BANGKOK — In the thousands, they squatted Friday on plastic sheets that offered no protection from the searing asphalt and steamed under plastic umbrellas.
Thais from across the realm crowded near the Grand Palace along the route where they would see pass, perhaps for the first time, the man whose image was everywhere all their lives.
With the death of His Majesty King Bhumibol Adulyadej on Thursday initiating a year of mourning, every person along Ratchadamnoen Avenue was dressed in black, white or a uniform. Some wept; others sat listlessly with wet eyes. Almost all clutched portraits of the only king they have ever known.
They waited for his royal procession to pass after it left Siriraj Hospital on its way to Wat Phra Kaew, where funerary rites would be performed later this afternoon.
Laksami Sinpraset, 60, traveled alone from Chai Nat province as soon as she heard the news Thursday. She went straight to the palace Friday morning
“The feeling is completely indescribable. I can’t compare it with anything I’ve ever felt in my entire life,” Laksami said.
She choked up and shut her eyes for a moment before continuing.
“Let’s not talk about the future today,” she said, gesturing shakily toward the black bag packed with her clothes. “I can keep staying here.”
Jidapa “Maprang” Junsun, 43, is a street cook near the palace in the Tha Prachan area along the river. She was frying up noodles she gave to mourners without charge.
Jidapa “Maprang” Junsun (right)
“I want to do good deeds for our father,” she said before getting emotional and turning away from a steaming pan full of mama pad. “He’s not here anymore. I need to keep doing good deeds for him.”
Since 10:30am, Maprang and a group of students from the Suan Dusit Rajabhat University have cooked up huge batches of fried mama noodles and Hale’s Blue Boy red drinks to give to mourners.
“Usually, I go to every single event about the King and the Queen. I will continue to go to every single event about them, I can promise you that,” she said. “I made my boyfriend stop working to come help me. My daughter’s left hand is disabled, and I want merit [from helping out here today] to affect her too.”
Tongmun Dontianpuang, 63, is a homemaker from western metro Bangkok who arrived to the palace at 9am with her family.
“I haven’t eaten. I cried and prayed all night for him,” Tongmun said. “Still, I think the country will continue to be in good hands.
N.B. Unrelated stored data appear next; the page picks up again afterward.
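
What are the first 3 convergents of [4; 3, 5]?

4/1, 13/3, 69/16

Using the convergent recurrence p_i = a_i*p_{i-1} + p_{i-2}, q_i = a_i*q_{i-1} + q_{i-2} with p_{-2}=0, p_{-1}=1, q_{-2}=1, q_{-1}=0:
  i=0: a_0=4, p_0 = 4*1 + 0 = 4, q_0 = 4*0 + 1 = 1.
  i=1: a_1=3, p_1 = 3*4 + 1 = 13, q_1 = 3*1 + 0 = 3.
  i=2: a_2=5, p_2 = 5*13 + 4 = 69, q_2 = 5*3 + 1 = 16.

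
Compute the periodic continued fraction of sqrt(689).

Write x_i = (sqrt(689) + m_i)/d_i with (m_0, d_0) = (0, 1). a_0 = floor(sqrt(689)) = 26, since 26^2 = 676 <= 689 < 729 = 27^2.
Iterate m_{i+1} = d_i*a_i - m_i, d_{i+1} = (689 - m_{i+1}^2)/d_i, a_{i+1} = floor((a_0 + m_{i+1})/d_{i+1}):
  m_1 = 1*26 - 0 = 26, d_1 = (689 - 26^2)/1 = 13/1 = 13, a_1 = floor((26 + 26)/13) = 4.
  m_2 = 13*4 - 26 = 26, d_2 = (689 - 26^2)/13 = 13/13 = 1, a_2 = floor((26 + 26)/1) = 52.
  m_3 = 1*52 - 26 = 26, d_3 = (689 - 26^2)/1 = 13/1 = 13: (m_3, d_3) = (m_1, d_1) = (26, 13), so from here the quotients repeat a_1, a_2; the period length is 2.
Hence the expansion of sqrt(689) is a_0 = 26 followed by the repeating block 4, 52 (period 2).

[26; (4, 52)]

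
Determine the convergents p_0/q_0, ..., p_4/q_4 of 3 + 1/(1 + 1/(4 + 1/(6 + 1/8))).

3/1, 4/1, 19/5, 118/31, 963/253

Using the convergent recurrence p_i = a_i*p_{i-1} + p_{i-2}, q_i = a_i*q_{i-1} + q_{i-2} with p_{-2}=0, p_{-1}=1, q_{-2}=1, q_{-1}=0:
  i=0: a_0=3, p_0 = 3*1 + 0 = 3, q_0 = 3*0 + 1 = 1.
  i=1: a_1=1, p_1 = 1*3 + 1 = 4, q_1 = 1*1 + 0 = 1.
  i=2: a_2=4, p_2 = 4*4 + 3 = 19, q_2 = 4*1 + 1 = 5.
  i=3: a_3=6, p_3 = 6*19 + 4 = 118, q_3 = 6*5 + 1 = 31.
  i=4: a_4=8, p_4 = 8*118 + 19 = 963, q_4 = 8*31 + 5 = 253.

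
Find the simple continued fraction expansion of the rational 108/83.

[1; 3, 3, 8]

Run the Euclidean algorithm on 108 and 83; the successive quotients are the partial quotients a_0, a_1, ... (each step inverts the fractional part left over by the previous one):
  108 = 1*83 + 25, so a_0 = 1.
  83 = 3*25 + 8, so a_1 = 3.
  25 = 3*8 + 1, so a_2 = 3.
  8 = 8*1 + 0, so a_3 = 8.
The remainder reaches 0 after 4 divisions, so the expansion has 4 partial quotients, read off in order.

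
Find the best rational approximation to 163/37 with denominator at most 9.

Expand x = 163/37 as a continued fraction with the Euclidean algorithm:
  163 = 4*37 + 15, so a_0 = 4.
  37 = 2*15 + 7, so a_1 = 2.
  15 = 2*7 + 1, so a_2 = 2.
  7 = 7*1 + 0, so a_3 = 7.
so x = [4; 2, 2, 7].
Convergents (p_i = a_i*p_{i-1} + p_{i-2}, q_i = a_i*q_{i-1} + q_{i-2} with p_{-2}=0, p_{-1}=1, q_{-2}=1, q_{-1}=0), until the denominator exceeds 9:
  i=0: a_0=4, p_0 = 4*1 + 0 = 4, q_0 = 4*0 + 1 = 1.
  i=1: a_1=2, p_1 = 2*4 + 1 = 9, q_1 = 2*1 + 0 = 2.
  i=2: a_2=2, p_2 = 2*9 + 4 = 22, q_2 = 2*2 + 1 = 5.
  i=3: a_3=7, p_3 = 7*22 + 9 = 163, q_3 = 7*5 + 2 = 37.
q_3 = 37 > 9, so the last convergent with denominator <= 9 is p_2/q_2 = 22/5.
The closest fraction with denominator <= 9 is either p_2/q_2 or the intermediate fraction (k*p_2 + p_1)/(k*q_2 + q_1) with the largest k >= 1 whose denominator stays <= 9; these approach x as k grows, and every other convergent or intermediate fraction in range is farther away.
Largest k: floor((9 - q_1)/q_2) = floor((9 - 2)/5) = 1.
That gives (1*22 + 9)/(1*5 + 2) = 31/7.
Compare the errors: |x - 22/5| = |163*5 - 22*37|/(37*5) = 1/185, and |x - 31/7| = |163*7 - 31*37|/(37*7) = 6/259.
Cross-multiplying, 1*259 = 259 < 1110 = 6*185, so 1/185 is smaller: the convergent 22/5 is closer to x than 31/7.

22/5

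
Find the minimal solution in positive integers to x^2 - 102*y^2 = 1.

(x, y) = (101, 10)

First expand sqrt(102) as a continued fraction. With x_i = (sqrt(102) + m_i)/d_i and (m_0, d_0) = (0, 1): a_0 = floor(sqrt(102)) = 10, since 10^2 = 100 <= 102 < 121 = 11^2.
Iterate m_{i+1} = d_i*a_i - m_i, d_{i+1} = (102 - m_{i+1}^2)/d_i, a_{i+1} = floor((a_0 + m_{i+1})/d_{i+1}):
  m_1 = 1*10 - 0 = 10, d_1 = (102 - 10^2)/1 = 2/1 = 2, a_1 = floor((10 + 10)/2) = 10.
  m_2 = 2*10 - 10 = 10, d_2 = (102 - 10^2)/2 = 2/2 = 1, a_2 = floor((10 + 10)/1) = 20.
  m_3 = 1*20 - 10 = 10, d_3 = (102 - 10^2)/1 = 2/1 = 2: (m_3, d_3) = (m_1, d_1) = (10, 2), so from here the quotients repeat a_1, a_2; the period length is 2.
So sqrt(102) = [10; (10, 20)] with period length k = 2.
k is even, so the fundamental solution of x^2 - 102y^2 = 1 is (p_{k-1}, q_{k-1}) = (p_1, q_1); compute convergents through index 1.
Convergents (p_i = a_i*p_{i-1} + p_{i-2}, q_i = a_i*q_{i-1} + q_{i-2} with p_{-2}=0, p_{-1}=1, q_{-2}=1, q_{-1}=0):
  i=0: a_0=10, p_0 = 10*1 + 0 = 10, q_0 = 10*0 + 1 = 1.
  i=1: a_1=10, p_1 = 10*10 + 1 = 101, q_1 = 10*1 + 0 = 10.
Check: 101^2 - 102*10^2 = 10201 - 10200 = 1, so (x, y) = (101, 10) solves the equation, and by the theorem it is the least positive solution.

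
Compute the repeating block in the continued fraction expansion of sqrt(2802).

[52; (1, 14, 7, 2, 52, 2, 7, 14, 1, 104)]

Write x_i = (sqrt(2802) + m_i)/d_i with (m_0, d_0) = (0, 1). a_0 = floor(sqrt(2802)) = 52, since 52^2 = 2704 <= 2802 < 2809 = 53^2.
Iterate m_{i+1} = d_i*a_i - m_i, d_{i+1} = (2802 - m_{i+1}^2)/d_i, a_{i+1} = floor((a_0 + m_{i+1})/d_{i+1}):
  m_1 = 1*52 - 0 = 52, d_1 = (2802 - 52^2)/1 = 98/1 = 98, a_1 = floor((52 + 52)/98) = 1.
  m_2 = 98*1 - 52 = 46, d_2 = (2802 - 46^2)/98 = 686/98 = 7, a_2 = floor((52 + 46)/7) = 14.
  m_3 = 7*14 - 46 = 52, d_3 = (2802 - 52^2)/7 = 98/7 = 14, a_3 = floor((52 + 52)/14) = 7.
  m_4 = 14*7 - 52 = 46, d_4 = (2802 - 46^2)/14 = 686/14 = 49, a_4 = floor((52 + 46)/49) = 2.
  m_5 = 49*2 - 46 = 52, d_5 = (2802 - 52^2)/49 = 98/49 = 2, a_5 = floor((52 + 52)/2) = 52.
  m_6 = 2*52 - 52 = 52, d_6 = (2802 - 52^2)/2 = 98/2 = 49, a_6 = floor((52 + 52)/49) = 2.
  m_7 = 49*2 - 52 = 46, d_7 = (2802 - 46^2)/49 = 686/49 = 14, a_7 = floor((52 + 46)/14) = 7.
  m_8 = 14*7 - 46 = 52, d_8 = (2802 - 52^2)/14 = 98/14 = 7, a_8 = floor((52 + 52)/7) = 14.
  m_9 = 7*14 - 52 = 46, d_9 = (2802 - 46^2)/7 = 686/7 = 98, a_9 = floor((52 + 46)/98) = 1.
  m_10 = 98*1 - 46 = 52, d_10 = (2802 - 52^2)/98 = 98/98 = 1, a_10 = floor((52 + 52)/1) = 104.
  m_11 = 1*104 - 52 = 52, d_11 = (2802 - 52^2)/1 = 98/1 = 98: (m_11, d_11) = (m_1, d_1) = (52, 98), so from here the quotients repeat a_1, ..., a_10; the period length is 10.
Hence the expansion of sqrt(2802) is a_0 = 52 followed by the repeating block 1, 14, 7, 2, 52, 2, 7, 14, 1, 104 (period 10).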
The prime minister is a good leader, like the King.”
Supasit Chinvinijkul, 23, was there with friends.
“Since I found out yesterday through the official announcement, I’ve cried countless times. I haven’t slept at all and came there this morning with my classmates for him.”
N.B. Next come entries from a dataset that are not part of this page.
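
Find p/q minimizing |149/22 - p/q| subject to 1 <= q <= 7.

Expand x = 149/22 as a continued fraction with the Euclidean algorithm:
  149 = 6*22 + 17, so a_0 = 6.
  22 = 1*17 + 5, so a_1 = 1.
  17 = 3*5 + 2, so a_2 = 3.
  5 = 2*2 + 1, so a_3 = 2.
  2 = 2*1 + 0, so a_4 = 2.
so x = [6; 1, 3, 2, 2].
Convergents (p_i = a_i*p_{i-1} + p_{i-2}, q_i = a_i*q_{i-1} + q_{i-2} with p_{-2}=0, p_{-1}=1, q_{-2}=1, q_{-1}=0), until the denominator exceeds 7:
  i=0: a_0=6, p_0 = 6*1 + 0 = 6, q_0 = 6*0 + 1 = 1.
  i=1: a_1=1, p_1 = 1*6 + 1 = 7, q_1 = 1*1 + 0 = 1.
  i=2: a_2=3, p_2 = 3*7 + 6 = 27, q_2 = 3*1 + 1 = 4.
  i=3: a_3=2, p_3 = 2*27 + 7 = 61, q_3 = 2*4 + 1 = 9.
q_3 = 9 > 7, so the last convergent with denominator <= 7 is p_2/q_2 = 27/4.
The closest fraction with denominator <= 7 is either p_2/q_2 or the intermediate fraction (k*p_2 + p_1)/(k*q_2 + q_1) with the largest k >= 1 whose denominator stays <= 7; these approach x as k grows, and every other convergent or intermediate fraction in range is farther away.
Largest k: floor((7 - q_1)/q_2) = floor((7 - 1)/4) = 1.
That gives (1*27 + 7)/(1*4 + 1) = 34/5.
Compare the errors: |x - 27/4| = |149*4 - 27*22|/(22*4) = 2/88, and |x - 34/5| = |149*5 - 34*22|/(22*5) = 3/110.
Cross-multiplying, 2*110 = 220 < 264 = 3*88, so 2/88 is smaller: the convergent 27/4 is closer to x than 34/5.

27/4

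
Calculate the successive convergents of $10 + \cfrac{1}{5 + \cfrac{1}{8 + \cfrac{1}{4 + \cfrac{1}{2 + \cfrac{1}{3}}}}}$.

Using the convergent recurrence p_i = a_i*p_{i-1} + p_{i-2}, q_i = a_i*q_{i-1} + q_{i-2} with p_{-2}=0, p_{-1}=1, q_{-2}=1, q_{-1}=0:
  i=0: a_0=10, p_0 = 10*1 + 0 = 10, q_0 = 10*0 + 1 = 1.
  i=1: a_1=5, p_1 = 5*10 + 1 = 51, q_1 = 5*1 + 0 = 5.
  i=2: a_2=8, p_2 = 8*51 + 10 = 418, q_2 = 8*5 + 1 = 41.
  i=3: a_3=4, p_3 = 4*418 + 51 = 1723, q_3 = 4*41 + 5 = 169.
  i=4: a_4=2, p_4 = 2*1723 + 418 = 3864, q_4 = 2*169 + 41 = 379.
  i=5: a_5=3, p_5 = 3*3864 + 1723 = 13315, q_5 = 3*379 + 169 = 1306.

10/1, 51/5, 418/41, 1723/169, 3864/379, 13315/1306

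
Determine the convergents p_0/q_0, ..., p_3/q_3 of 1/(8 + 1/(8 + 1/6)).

Using the convergent recurrence p_i = a_i*p_{i-1} + p_{i-2}, q_i = a_i*q_{i-1} + q_{i-2} with p_{-2}=0, p_{-1}=1, q_{-2}=1, q_{-1}=0:
  i=0: a_0=0, p_0 = 0*1 + 0 = 0, q_0 = 0*0 + 1 = 1.
  i=1: a_1=8, p_1 = 8*0 + 1 = 1, q_1 = 8*1 + 0 = 8.
  i=2: a_2=8, p_2 = 8*1 + 0 = 8, q_2 = 8*8 + 1 = 65.
  i=3: a_3=6, p_3 = 6*8 + 1 = 49, q_3 = 6*65 + 8 = 398.

0/1, 1/8, 8/65, 49/398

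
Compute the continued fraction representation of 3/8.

[0; 2, 1, 2]

Run the Euclidean algorithm on 3 and 8; the successive quotients are the partial quotients a_0, a_1, ... (each step inverts the fractional part left over by the previous one):
  3 = 0*8 + 3, so a_0 = 0.
  8 = 2*3 + 2, so a_1 = 2.
  3 = 1*2 + 1, so a_2 = 1.
  2 = 2*1 + 0, so a_3 = 2.
The remainder reaches 0 after 4 divisions, so the expansion has 4 partial quotients, read off in order.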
A number of foreign nationals were also present to witness the historic moment.
“I have never seen so many people moved and mourning on this scale. I want to share in this emotional moment with Thai people,” said 33-year-old Stanislas Détroyat, a French engineer. “For them the King was truly a historical character and personage of the Thai people.”
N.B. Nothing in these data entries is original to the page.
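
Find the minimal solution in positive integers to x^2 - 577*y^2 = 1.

(x, y) = (1153, 48)

First expand sqrt(577) as a continued fraction. With x_i = (sqrt(577) + m_i)/d_i and (m_0, d_0) = (0, 1): a_0 = floor(sqrt(577)) = 24, since 24^2 = 576 <= 577 < 625 = 25^2.
Iterate m_{i+1} = d_i*a_i - m_i, d_{i+1} = (577 - m_{i+1}^2)/d_i, a_{i+1} = floor((a_0 + m_{i+1})/d_{i+1}):
  m_1 = 1*24 - 0 = 24, d_1 = (577 - 24^2)/1 = 1/1 = 1, a_1 = floor((24 + 24)/1) = 48.
  m_2 = 1*48 - 24 = 24, d_2 = (577 - 24^2)/1 = 1/1 = 1: (m_2, d_2) = (m_1, d_1) = (24, 1), so from here the quotient a_1 repeats; the period length is 1.
So sqrt(577) = [24; (48)] with period length k = 1.
k is odd, so (p_{k-1}, q_{k-1}) only solves x^2 - 577y^2 = -1 and the fundamental solution of x^2 - 577y^2 = 1 is (p_{2k-1}, q_{2k-1}) = (p_1, q_1); compute convergents through index 1, running through the period twice.
Convergents (p_i = a_i*p_{i-1} + p_{i-2}, q_i = a_i*q_{i-1} + q_{i-2} with p_{-2}=0, p_{-1}=1, q_{-2}=1, q_{-1}=0):
  i=0: a_0=24, p_0 = 24*1 + 0 = 24, q_0 = 24*0 + 1 = 1.
  i=1: a_1=48, p_1 = 48*24 + 1 = 1153, q_1 = 48*1 + 0 = 48.
Indeed p_0^2 - 577*q_0^2 = 576 - 577 = -1, not +1.
Check: 1153^2 - 577*48^2 = 1329409 - 1329408 = 1, so (x, y) = (1153, 48) solves the equation, and by the theorem it is the least positive solution.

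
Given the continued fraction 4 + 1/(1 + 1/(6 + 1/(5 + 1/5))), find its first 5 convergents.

4/1, 5/1, 34/7, 175/36, 909/187

Using the convergent recurrence p_i = a_i*p_{i-1} + p_{i-2}, q_i = a_i*q_{i-1} + q_{i-2} with p_{-2}=0, p_{-1}=1, q_{-2}=1, q_{-1}=0:
  i=0: a_0=4, p_0 = 4*1 + 0 = 4, q_0 = 4*0 + 1 = 1.
  i=1: a_1=1, p_1 = 1*4 + 1 = 5, q_1 = 1*1 + 0 = 1.
  i=2: a_2=6, p_2 = 6*5 + 4 = 34, q_2 = 6*1 + 1 = 7.
  i=3: a_3=5, p_3 = 5*34 + 5 = 175, q_3 = 5*7 + 1 = 36.
  i=4: a_4=5, p_4 = 5*175 + 34 = 909, q_4 = 5*36 + 7 = 187.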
Laksita “Ping” Suwachupetnoi, 8, was sitting in the sun next to her mother and sister.
“I came today to send the King. I usually see him on the TV and big signs. I cried last night until my eyes were puffy.”
Laksita “Ping” Suwachupetnoi (left)
The procession was to leave Siriraj Hospital with his majesty’s body at 1pm and arrive to the Grand Palace in time for 5pm funerary rites.